Imposible hablar de Los tres sueños de Rosaura sin hacer referencia a la puesta en escena El veneno que duerme, de Ricardo Díaz, pues las semejanzas entre ambas rebasan con mucho la mera casualidad y plantean incluso un problema ético de la creación escénica.
Como en aquel trabajo (comentado con entusiasmo en Proceso 1267), el director francés Jean-Frédéric Chevallier parte aquí de una reelaboración deconstructiva de La vida es sueño, aunque en esta ocasión utilice, para enredar aún más la madeja, fragmentos de la versión que Pier Paolo Pasolini firmó como Calderón.

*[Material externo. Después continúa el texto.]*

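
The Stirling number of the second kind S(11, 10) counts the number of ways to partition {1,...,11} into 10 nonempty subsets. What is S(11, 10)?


Using the explicit formula S(n,k) = (1/k!) sum_{j=0}^{k} (-1)^(k-j) C(k,j) j^n:
S(11, 10) = 55
Equivalently, S(n,k) is n! times the coefficient of x^n in the EGF (e^x - 1)^k / k!.

55


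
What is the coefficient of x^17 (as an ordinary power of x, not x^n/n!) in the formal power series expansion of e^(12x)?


The exponential series is e^y = sum_{k>=0} y^k / k!. Substituting y = 12x gives
e^(12x) = sum_{k>=0} 12^k x^k / k!.
So the coefficient of x^n is a^n/n! with a = 12, n = 17:
12^17 / 17! = 2218611106740436992/355687428096000 = 92876046336/14889875

92876046336/14889875


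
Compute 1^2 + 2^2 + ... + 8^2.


This power sum has a closed form given by Faulhaber's formula
sum_{k=1}^{m} k^p = (1 / (p + 1)) * sum_{j=0}^{p} C(p + 1, j) B_j m^(p + 1 - j),
but for small m direct computation is fastest:
1 + 4 + 9 + 16 + 25 + 36 + 49 + 64 = 204.

204


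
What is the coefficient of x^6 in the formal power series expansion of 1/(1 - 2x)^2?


The general identity 1/(1 - c x)^r = sum_{k>=0} c^k C(k + r - 1, r - 1) x^k follows by substituting y = c x into 1/(1 - y)^r = sum_{k>=0} C(k + r - 1, r - 1) y^k.
For c = 2, r = 2, k = 6:
2^6 * C(7, 1) = 64 * 7 = 448.

448


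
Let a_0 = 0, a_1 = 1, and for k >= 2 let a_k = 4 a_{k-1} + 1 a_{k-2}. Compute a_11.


Iterating the recurrence forward:
a_0 = 0
a_1 = 1
a_2 = 4*1 + 1*0 = 4
a_3 = 4*4 + 1*1 = 17
a_4 = 4*17 + 1*4 = 72
a_5 = 4*72 + 1*17 = 305
a_6 = 4*305 + 1*72 = 1292
a_7 = 4*1292 + 1*305 = 5473
a_8 = 4*5473 + 1*1292 = 23184
a_9 = 4*23184 + 1*5473 = 98209
a_10 = 4*98209 + 1*23184 = 416020
a_11 = 4*416020 + 1*98209 = 1762289
So a_11 = 1762289.

1762289


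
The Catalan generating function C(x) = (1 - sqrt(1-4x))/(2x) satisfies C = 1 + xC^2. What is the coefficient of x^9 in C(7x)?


Substituting x -> 7x scales the n-th coefficient by 7^n, so [x^9] C(7x) = 7^9 * C_9.
C_9 = C(2*9, 9)/(10) = 48620/10 = 4862.
So 7^9 * 4862 = 40353607 * 4862 = 196199237234.

196199237234


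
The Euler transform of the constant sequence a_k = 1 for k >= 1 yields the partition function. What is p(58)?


The Euler transform converts the sequence a_k = 1 into the number of integer partitions.
Using the recurrence or dynamic programming:
p(58) = 715220

715220


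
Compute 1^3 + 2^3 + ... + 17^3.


This power sum has a closed form given by Faulhaber's formula
sum_{k=1}^{m} k^p = (1 / (p + 1)) * sum_{j=0}^{p} C(p + 1, j) B_j m^(p + 1 - j),
but for small m direct computation is fastest:
1 + 8 + 27 + 64 + 125 + 216 + 343 + 512 + 729 + 1000 + 1331 + 1728 + 2197 + 2744 + 3375 + 4096 + 4913 = 23409.

23409


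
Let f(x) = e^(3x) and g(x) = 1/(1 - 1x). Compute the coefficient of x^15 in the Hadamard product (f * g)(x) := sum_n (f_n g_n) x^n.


Expanding: f_k = 3^k/k! (from e^(3x)) and g_k = 1^k (from 1/(1 - 1x)). So the Hadamard coefficient (f * g)_k = 3^k 1^k / k! = (3)^k / k!.
For k = 15: 3^15/15! = 14348907/1307674368000 = 19683/1793792000.

19683/1793792000


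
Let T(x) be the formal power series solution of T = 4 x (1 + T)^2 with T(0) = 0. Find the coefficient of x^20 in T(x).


Apply the Lagrange inversion formula: if T = 4 x * phi(T) with phi(t) = (1 + t)^2, then [x^n] T = 4^n * (1/n) [t^(n-1)] phi(t)^n = 4^n * (1/n) [t^(n-1)] (1 + t)^(2n) = 4^n * (1/n) C(2n, n-1).
Using the identity C(2n, n-1) = C(2n, n) * n / (n+1), the unscaled factor equals C(2n, n) / (n+1) = C_n, the n-th Catalan number.
For n = 20: C_20 = C(40, 20) / 21 = 137846528820/21 = 6564120420.
With the 4^20 = 1099511627776 factor, the coefficient is 1099511627776 * 6564120420 = 7217326727911880785920.

7217326727911880785920


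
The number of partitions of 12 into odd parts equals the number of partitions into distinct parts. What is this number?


Computing partitions of 12 into odd parts (1, 3, 5, ...):
Using the generating function prod_{k>=0} 1/(1-x^(2k+1)),
the count is 15

15


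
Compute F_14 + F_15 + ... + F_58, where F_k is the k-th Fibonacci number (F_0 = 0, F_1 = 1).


Use the identity sum_{k=0}^{N} F_k = F_{N+2} - 1 (which follows from F_{k+2} - F_{k+1} = F_k). Then
sum_{k=14}^{58} F_k = (F_{60} - 1) - (F_{15} - 1) = F_{60} - F_{15}.
Computing: F_{60} = 1548008755920, F_{15} = 610, so
Sum = 1548008755920 - 610 = 1548008755310.

1548008755310


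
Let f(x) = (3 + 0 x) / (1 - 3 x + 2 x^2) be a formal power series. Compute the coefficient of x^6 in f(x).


Write f(x) = sum_{k>=0} a_k x^k. Multiplying both sides by 1 - 3 x + 2 x^2 gives
(1 - 3 x + 2 x^2) sum_{k>=0} a_k x^k = 3 + 0 x.
Matching coefficients:
 x^0: a_0 = 3
 x^1: a_1 - 3 a_0 = 0  =>  a_1 = 3*3 + 0 = 9
 x^k (k >= 2): a_k = 3 a_{k-1} - 2 a_{k-2}.
Iterating: a_2 = 21, a_3 = 45, a_4 = 93, a_5 = 189, a_6 = 381.
So the coefficient of x^6 is 381.

381


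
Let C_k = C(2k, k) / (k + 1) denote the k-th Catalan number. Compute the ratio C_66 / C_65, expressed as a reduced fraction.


Using C_k = (2k)! / (k! (k+1)!), the ratio C_{k+1}/C_k simplifies to
C_{k+1}/C_k = [(2k+2)! / ((k+1)! (k+2)!)] * [k! (k+1)! / (2k)!]
 = (2k+2)(2k+1) / ((k+1)(k+2)) = 2(2k+1) / (k+2).
For k = 65: 2(2*65 + 1) / (65 + 2) = 262/67 = 262/67.

262/67


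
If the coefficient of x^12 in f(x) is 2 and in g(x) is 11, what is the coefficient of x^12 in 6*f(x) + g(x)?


Scalar multiplication scales coefficients: 6 * 2 = 12.
Then add the g coefficient: 12 + 11
= 23

23


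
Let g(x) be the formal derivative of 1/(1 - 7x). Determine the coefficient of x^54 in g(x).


Differentiate termwise: d/dx sum_{k>=0} 7^k x^k = sum_{k>=1} k 7^k x^(k-1) = sum_{j>=0} (j+1) 7^(j+1) x^j.
Equivalently, d/dx [1/(1 - 7x)] = 7/(1 - 7x)^2.
For j = 54: 55 * 7^55 = 55 * 30226801971775055948247051683954096612865741943 = 1662474108447628077153587842617475313707615806865.

1662474108447628077153587842617475313707615806865


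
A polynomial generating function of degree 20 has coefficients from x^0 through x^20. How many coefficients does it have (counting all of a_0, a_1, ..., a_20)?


A polynomial of degree 20 takes the form a_0 + a_1 x + ... + a_20 x^20.
The number of coefficients is 20 + 1 = 21.

21


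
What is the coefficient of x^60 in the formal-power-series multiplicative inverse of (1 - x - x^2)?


Let the inverse be f(x) = sum_{k>=0} a_k x^k. From f(x) * (1 - x - x^2) = 1 and matching coefficients:
 x^0: a_0 = 1.
 x^1: a_1 - a_0 = 0, so a_1 = 1.
 x^k (k >= 2): a_k - a_{k-1} - a_{k-2} = 0, i.e. a_k = a_{k-1} + a_{k-2}.
This is the Fibonacci-type recurrence shifted so that a_0 = a_1 = 1.
Iterating: a_0=1, a_1=1, a_2=2, a_3=3, a_4=5, a_5=8, a_6=13, a_7=21, a_8=34, a_9=55, ...
a_60 = 2504730781961.

2504730781961


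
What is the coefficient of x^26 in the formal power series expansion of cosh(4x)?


The Maclaurin series is cosh(t) = sum_{m>=0} t^(2m) / (2m)!, so substituting t = 4x, only even powers of x are nonzero, with coefficient of x^(2m) equal to 4^(2m) / (2m)!.
For x^26 the coefficient is 4^26/26! = 4503599627370496/403291461126605635584000000 = 536870912/48076088562799171875.

536870912/48076088562799171875


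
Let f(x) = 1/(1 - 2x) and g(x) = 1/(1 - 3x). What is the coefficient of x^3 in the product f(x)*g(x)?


The coefficient of x^n in f*g is the Cauchy product: sum_{k=0}^{n} a^k * b^(n-k).
With a=2, b=3, n=3:
sum_{k=0}^{3} 2^k * 3^(3-k)
= 65

65


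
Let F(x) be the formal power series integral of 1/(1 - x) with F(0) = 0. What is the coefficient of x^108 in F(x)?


1/(1 - x) = sum_{k>=0} x^k. Integrating termwise and using F(0) = 0 gives
F(x) = sum_{k>=0} x^(k+1) / (k+1) = sum_{m>=1} x^m / m = -ln(1 - x).
So the coefficient of x^108 is 1/108 = 1/108.

1/108


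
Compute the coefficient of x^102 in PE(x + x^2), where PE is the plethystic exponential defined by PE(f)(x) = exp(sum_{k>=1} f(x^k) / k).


With f(x) = x + x^2, the exponent is sum_{k>=1} (x^k + x^(2k)) / k = -ln(1 - x) - ln(1 - x^2). Exponentiating:
PE(x + x^2) = 1 / ((1 - x)(1 - x^2)).
This is the generating function for partitions of n into parts of size 1 or 2. The number of 2's can be any j in 0..51, and the rest are 1's, so
[x^102] = floor(102/2) + 1 = 52.

52


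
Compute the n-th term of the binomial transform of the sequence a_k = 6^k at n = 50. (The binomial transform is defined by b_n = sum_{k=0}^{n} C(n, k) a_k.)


With a_k = 6^k, b_n = sum_{k=0}^{n} C(n, k) 6^k = (1 + 6)^n by the binomial theorem.
For n = 50: (1 + 6)^50 = 7^50 = 1798465042647412146620280340569649349251249.

1798465042647412146620280340569649349251249


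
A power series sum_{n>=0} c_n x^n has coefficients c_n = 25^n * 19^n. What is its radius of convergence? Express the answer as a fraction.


By the root test (Cauchy-Hadamard), the radius is R = 1 / limsup_n |c_n|^(1/n).
Here |c_n|^(1/n) = (25^n * 19^n)^(1/n) = 25 * 19 = 475 for all n.
So R = 1/475 = 1/475.

1/475


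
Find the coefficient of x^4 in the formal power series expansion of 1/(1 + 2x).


Write 1/(1 + c x) = 1/(1 - (-c) x) and apply the geometric-series identity
1/(1 - y) = sum_{k>=0} y^k to get 1/(1 + c x) = sum_{k>=0} (-c)^k x^k.
So the coefficient of x^k is (-c)^k = (-1)^k * c^k.
Here c = 2 and k = 4:
(-2)^4 = 1 * 16 = 16

16


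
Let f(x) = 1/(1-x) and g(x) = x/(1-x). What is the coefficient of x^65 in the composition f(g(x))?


First simplify the composition: f(g(x)) = 1/(1 - x/(1-x)) = (1-x)/((1-x) - x) = (1-x)/(1-2x).
Now extract the coefficient. Write (1-x)/(1-2x) = 1/(1-2x) - x/(1-2x).
The coefficient of x^n in 1/(1-2x) is 2^n, and in x/(1-2x) is 2^(n-1) (for n >= 1).
So the coefficient of x^65 is 2^65 - 2^64 = 36893488147419103232 - 18446744073709551616 = 18446744073709551616.

18446744073709551616


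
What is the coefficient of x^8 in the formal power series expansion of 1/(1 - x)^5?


The expansion 1/(1 - x)^r = sum_{k>=0} C(k + r - 1, r - 1) x^k follows from the multiset / negative-binomial theorem (or from repeated differentiation of the geometric series).
For r = 5 and k = 8:
C(12, 4) = 479001600 / (24 * 40320) = 495.

495


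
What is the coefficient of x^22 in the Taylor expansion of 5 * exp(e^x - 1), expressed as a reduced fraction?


exp(e^x - 1) = sum_{k>=0} Bell_k x^k / k!, where Bell_k is the k-th Bell number.
So the coefficient of x^22 is 5 * Bell_22 / 22!.
Computing: Bell_22 = 4506715738447323 and 22! = 1124000727777607680000, giving
5 * 4506715738447323/1124000727777607680000 = 88366975263673/4407845991284736000.

88366975263673/4407845991284736000


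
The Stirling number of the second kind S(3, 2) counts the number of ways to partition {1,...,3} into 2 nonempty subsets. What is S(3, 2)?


Using the explicit formula S(n,k) = (1/k!) sum_{j=0}^{k} (-1)^(k-j) C(k,j) j^n:
S(3, 2) = 3
Equivalently, S(n,k) is n! times the coefficient of x^n in the EGF (e^x - 1)^k / k!.

3


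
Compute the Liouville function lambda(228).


The Liouville function is lambda(k) = (-1)^Omega(k), where Omega(k) counts the prime factors of k with multiplicity.
Factoring: 228 = 2 * 2 * 3 * 19, so Omega(228) = 4.
lambda(228) = (-1)^4 = 1.

1


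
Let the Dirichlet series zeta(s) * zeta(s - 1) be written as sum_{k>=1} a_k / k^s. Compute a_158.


Convolution gives a_k = sum_{d | k} d * 1 = sum_{d | k} d = sigma(k), the sum of positive divisors of k.
For k = 158, the divisors are 1, 2, 79, 158, so
sigma(158) = 1 + 2 + 79 + 158 = 240.

240


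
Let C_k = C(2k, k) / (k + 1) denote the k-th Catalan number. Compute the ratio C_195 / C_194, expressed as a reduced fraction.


Using C_k = (2k)! / (k! (k+1)!), the ratio C_{k+1}/C_k simplifies to
C_{k+1}/C_k = [(2k+2)! / ((k+1)! (k+2)!)] * [k! (k+1)! / (2k)!]
 = (2k+2)(2k+1) / ((k+1)(k+2)) = 2(2k+1) / (k+2).
For k = 194: 2(2*194 + 1) / (194 + 2) = 778/196 = 389/98.

389/98


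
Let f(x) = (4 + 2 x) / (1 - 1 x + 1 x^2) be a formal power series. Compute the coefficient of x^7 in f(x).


Write f(x) = sum_{k>=0} a_k x^k. Multiplying both sides by 1 - 1 x + 1 x^2 gives
(1 - 1 x + 1 x^2) sum_{k>=0} a_k x^k = 4 + 2 x.
Matching coefficients:
 x^0: a_0 = 4
 x^1: a_1 - 1 a_0 = 2  =>  a_1 = 1*4 + 2 = 6
 x^k (k >= 2): a_k = 1 a_{k-1} - 1 a_{k-2}.
Iterating: a_2 = 2, a_3 = -4, a_4 = -6, a_5 = -2, a_6 = 4, a_7 = 6.
So the coefficient of x^7 is 6.

6


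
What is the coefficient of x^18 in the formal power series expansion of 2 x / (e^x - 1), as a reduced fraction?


The exponential generating function for Bernoulli numbers is
x / (e^x - 1) = sum_{k>=0} B_k x^k / k!.
So the coefficient of x^18 in 2 x / (e^x - 1) is 2 B_18 / 18!.
Computing: B_18 = 43867/798, 18! = 6402373705728000, giving
2 * 43867/798 / 6402373705728000 = 43867/2554547108585472000.

43867/2554547108585472000


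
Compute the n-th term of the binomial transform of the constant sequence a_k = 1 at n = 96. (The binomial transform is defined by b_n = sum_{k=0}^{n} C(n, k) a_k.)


With a_k = 1 for all k, b_n = sum_{k=0}^{n} C(n, k) = 2^n by the binomial theorem.
For n = 96: 2^96 = 79228162514264337593543950336.

79228162514264337593543950336


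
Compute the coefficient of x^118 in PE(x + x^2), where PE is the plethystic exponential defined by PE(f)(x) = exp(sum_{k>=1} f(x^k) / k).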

Al igual que su antecesor, el caballero Chevallier recurre a un espacio ligado a la difusión de la plástica (la Sala de Arte Público Siqueiros) y pretende explorarlo, a imagen y excesiva semejanza, a través del desplazamiento del espectador y la reordenación de sus puntos de vista de acuerdo con los múltiples ángulos que posibilita la galería.
Por si esto fuera poco, el lenguaje gestual manejado por el joven director y su elenco mexicano (en el que participan, además, tres actores ligados al trabajo de Díaz) pretende ser también un derivado del release, asentándose en la liberación de las tensiones y la estilización coreográfica.
Pese a ello, los resultados no podrían ser más disímbolos, pues a la claridad conceptual (que no facilidad) de El veneno… se opone en Los tres sueños de Rosaura, un abandono progresivo en la exploración del eje calderoniano del sueño e, impregnada de un cierto dogmatismo, la narración va resbalando hacia los planteamientos ideológicos sostenidos por Pasolini.
Este hecho pone en evidencia un problema mayor: la relectura del texto del poeta italiano a la luz de la situación actual del mundo, la inoperancia del modelo español (en vista del nivel de bienestar y formas de convivencia política que han alcanzado en ese país) como ejemplo de desigualdad y explotación, así como la crítica del marxismo en una época que ha sepultado su doctrina.